Range of Likely Values
Recall that to evaluate a hypothesis, we build a model under the assumption that the null hypothesis is true, and then use that model to generate data from which we produce summary measures. We then create a range of likely values for those summary measures that we use to evaluate the summary measure from the actual observed data. Up until now, you have been eyeballing the distribution of summary measures and creating that range of likely values subjectively. We are now going to introduce a more formal method for creating that range of likely values. To formally create the range of likely values, we need two pieces of information:
- The expected value of the summary measure if the null hypothesis is true; and
- The standard error of summary measures.
To help us understand this, we will use the coin flip example introduced in Simulation Process for Evaluating Hypotheses. In that example, recall that we were evaluating whether or not the coin was fair, and the statistical hypotheses were:
\[ \begin{split} H_0:~ &\text{The proportion of heads when flipping the coin is equal to 0.50.}\\ H_A:~ &\text{The proportion of heads when flipping the coin is greater than 0.50.} \end{split} \]
Expected Value
The expected value is the value for the summary measure that we expect under the null hypothesis. In our example, if the null hypothesis is true, we expect the proportion of heads to be 0.50.
\[ \text{Expected Value} = 0.50 \]
The expected value is a theoretical concept in that it is the mean value of the summary measure if we carried out the simulation an infinite number of times.

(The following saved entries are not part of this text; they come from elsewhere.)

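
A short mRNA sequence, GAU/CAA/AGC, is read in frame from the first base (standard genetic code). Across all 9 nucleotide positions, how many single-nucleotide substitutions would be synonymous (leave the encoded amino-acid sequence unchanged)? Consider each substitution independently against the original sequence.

3

Codon 1 (GAU, Asp): 1 synonymous substitution.
Codon 2 (CAA, Gln): 1 synonymous substitution.
Codon 3 (AGC, Ser): 1 synonymous substitution.
Total: 1 + 1 + 1 = 3.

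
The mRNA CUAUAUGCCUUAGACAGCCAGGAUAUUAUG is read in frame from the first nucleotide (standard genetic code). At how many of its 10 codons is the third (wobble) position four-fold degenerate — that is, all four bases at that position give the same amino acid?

Codon 1 CUA (Leu): third position 4-fold.
Codon 2 UAU (Tyr): third position 2-fold.
Codon 3 GCC (Ala): third position 4-fold.
Codon 4 UUA (Leu): third position 2-fold.
Codon 5 GAC (Asp): third position 2-fold.
Codon 6 AGC (Ser): third position 2-fold.
Codon 7 CAG (Gln): third position 2-fold.
Codon 8 GAU (Asp): third position 2-fold.
Codon 9 AUU (Ile): third position 3-fold.
Codon 10 AUG (Met): third position 1-fold.
Four-fold degenerate third positions: 2.

2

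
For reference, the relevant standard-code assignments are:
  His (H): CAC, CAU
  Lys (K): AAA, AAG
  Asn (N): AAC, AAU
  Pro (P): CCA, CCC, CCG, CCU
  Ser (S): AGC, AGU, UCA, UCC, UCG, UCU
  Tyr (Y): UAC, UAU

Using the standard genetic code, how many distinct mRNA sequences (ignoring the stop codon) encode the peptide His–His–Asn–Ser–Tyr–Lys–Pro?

His: 2 codons.
His: 2 codons.
Asn: 2 codons.
Ser: 6 codons.
Tyr: 2 codons.
Lys: 2 codons.
Pro: 4 codons.
2 × 2 × 2 × 6 × 2 × 2 × 4 = 768.

768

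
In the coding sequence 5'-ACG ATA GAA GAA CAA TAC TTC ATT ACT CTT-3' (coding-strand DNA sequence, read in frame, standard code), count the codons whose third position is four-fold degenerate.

Codon 1 ACG (Thr): third position 4-fold.
Codon 2 ATA (Ile): third position 3-fold.
Codon 3 GAA (Glu): third position 2-fold.
Codon 4 GAA (Glu): third position 2-fold.
Codon 5 CAA (Gln): third position 2-fold.
Codon 6 TAC (Tyr): third position 2-fold.
Codon 7 TTC (Phe): third position 2-fold.
Codon 8 ATT (Ile): third position 3-fold.
Codon 9 ACT (Thr): third position 4-fold.
Codon 10 CTT (Leu): third position 4-fold.
Four-fold degenerate third positions: 3.

3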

If we look at the distribution of the proportion of heads in our 500 trials, you will notice that the mean is close to 0.50.
PROTIP
The mean of the collected summary measures in your simulation should be close to the expected value from the null hypothesis. If it isn’t, you may want to check that you carried out the simulation correctly. One common issue is that you collected the wrong summary measure (e.g., counts rather than percents).
Standard Error
The standard error is a measure of the sampling variation we expect in a summary measure—a quantification of how much variation we would get simply because the summary measure is from a different sample. In practice, the standard error is the standard deviation we compute from the collection of summary measures in our simulation. In our example,
\[ \text{Standard Error} = 5.13\% \]
Or as a proportion,
\[ \text{Standard Error} = .0513 \]
Range of Likely Values
To compute our range of likely values we are going to combine the expected value and the standard error. Most statisticians define likely results as those that are within two standard errors of the expected value. (This is based on the Empirical Rule which states that in a normal distribution about 95% of the potential summary measures would be within two standard errors of the expected value.) The formula for the range of likely values is thus:
\[ \text{Range of Likely Values} = \text{Expected Value} \pm 2(\text{Standard Error}) \]
In our example, the range of likely values (for percent) would be:
\[ \begin{split} 50\% &\pm 2(5.13\%) \\ 50\% &\pm10.26\% \\ 39.74&\% \text{ to } 60.26\% \end{split} \]
Or, the range of likely values (for proportion) would be:
\[ \begin{split} 0.50 &\pm 2(0.0513) \\ 0.50 &\pm0.1026 \\ 0.3974& \text{ to } 0.6026 \end{split} \]
We can then use this to complete our sentence about what we expect under the null hypothesis:
If the null hypothesis is true (the coin is fair), out of 100 flips we expect to see a proportion of heads between 0.3974 and 0.6026.
We can then evaluate the actual observed data based on this range. Recall that we observed that 0.64 of the flips were heads in the actual data. This is outside the range of likely values—we observed a higher proportion of heads than we expect if the coin is fair. Because of this, we reject the null hypothesis which suggests that the coin may not be fair.